Le président français élu depuis peu, Emmanuel Macron, est parvenu à maintenir cette opacité mieux que quiconque. D’où l’intérêt de tenter de répondre à la question : « Qui est-il ? » (vraiment). Disons d’emblée que la réponse soulève bien des désaccords. Non seulement entre ses partisans et ses adversaires, mais au sein de chacun des deux camps.

Que savons-nous de sa formation ? Qu’il a étudié dans deux des institutions d’élite du pays – Sciences Po et l’École nationale d’administration (ENA) – avec de brillants résultats.

À sa sortie de l’ENA, il a d’abord intégré l’administration, à l’Inspection générale des finances, avant de rejoindre le secteur privé en tant que banquier d’affaires à la compagnie Rothschild. Adhérent à cette époque du Parti socialiste (qui allait revenir au pouvoir en 2012 avec l’élection de François Hollande), il a abandonné toute affiliation partisane en 2009.

En 2014, lors de la formation de son second gouvernement, plus marqué à droite, Manuel Valls, le chef de file de la faction la plus « centriste » du Parti socialiste, a fait de Macron son ministre de l’économie. Sa mission était d’imprimer un virage néoclassique aux politiques publiques françaises. Macron (et Valls avec lui) n’aura que partiellement atteint cet objectif.

L’élection présidentielle de 2017 approchait. Valls souhaitait obtenir l’investiture du Parti socialiste. Macron ne lui a pas apporté son soutien, préférant créer son propre mouvement. Il l’a baptisé « En marche ! » – abrégé en EM, les initiales d’Emmanuel Macron.

La base électorale du Parti socialiste s’était fortement érodée, du fait notamment de la profonde impopularité du président socialiste sortant François Hollande. Le candidat de l’autre grand parti de gouvernement, Les Républicains, de centre-droit, était François Fillon, qui avait créé la surprise en remportant la primaire de son parti avec pour principal argument sa droiture morale supérieure.

À l’extrême-droite, la candidate du Front national, Marine Le Pen, avait réussi à faire adopter à son parti des positions plus « respectables », au prix d’une rupture publique avec son père et fondateur du parti, Jean-Marie Le Pen.

Tout suggérait d’abord que les deux survivants du premier tour seraient Fillon et Le Pen, ouvrant la voie à un duel de second tour entre le centre-droit et l’extrême-droite. Une alternative exécrable pour beaucoup d’électeurs.

Et soudain, tout a basculé : Fillon, se trouvant pris lui-même dans la tourmente d’un scandale, a refusé de se retirer pour permettre à son parti de désigner un autre candidat. Le tassement consécutif de sa cote électorale a permis à Macron de s’affirmer comme le seul capable de battre Marine Le Pen au second tour.

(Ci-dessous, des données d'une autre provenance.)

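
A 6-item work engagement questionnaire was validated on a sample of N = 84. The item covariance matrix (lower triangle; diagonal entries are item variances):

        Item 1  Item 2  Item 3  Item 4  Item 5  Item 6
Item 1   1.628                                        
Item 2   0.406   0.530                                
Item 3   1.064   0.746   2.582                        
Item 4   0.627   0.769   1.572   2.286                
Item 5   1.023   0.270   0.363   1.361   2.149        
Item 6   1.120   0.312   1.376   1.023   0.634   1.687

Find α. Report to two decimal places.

Σσᵢ² = 1.628 + 0.530 + 2.582 + 2.286 + 2.149 + 1.687 = 10.862
Sum of the distinct covariances = 12.666
Var(T) = 10.862 + 2 × 12.666 = 36.194
α = (k/(k−1))·(1 − Σσᵢ²/Var(T)) = (6/5)·(1 − 10.862/36.194) = 0.84

α = 0.84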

Macron a défini son mouvement comme n’étant ni de droite ni de gauche, rompant ainsi avec le schéma gauche-droite qui organise à la fois la vie électorale et la gouvernance du pays depuis un siècle. La formule s’est avérée gagnante. Au premier tour, il a obtenu 24 % des voix contre 21 % à Marine Le Pen, puis s’est imposé au second tour avec 65 % des voix.

Pendant sa campagne, il a usé d’un autre argument de poids, puisé dans l’histoire d’un Parti socialiste toujours en pointe dans la défense de la laïcité (qui équivaut plus ou moins à ce qu’on nomme ailleurs « sécularisme ») contre les traditions portées par les partis de droite, qui s’appuient sur une base à forte composante catholique. Macron s’en est pris successivement à Fillon puis à Le Pen, accusés de nourrir des visées conservatrices en matière d’avortement, de droits des homosexuels, etc.

Dès son entrée en fonction, Macron a souhaité attirer dans son gouvernement des poids lourds des deux grands partis, mais aussi des écologistes et des personnalités se réclamant du centrisme. L’objectif ainsi poursuivi était clairement de fermer tout horizon aux deux grands partis et d’affirmer sa domination personnelle et celle de son parti sur la politique française pour plusieurs décennies.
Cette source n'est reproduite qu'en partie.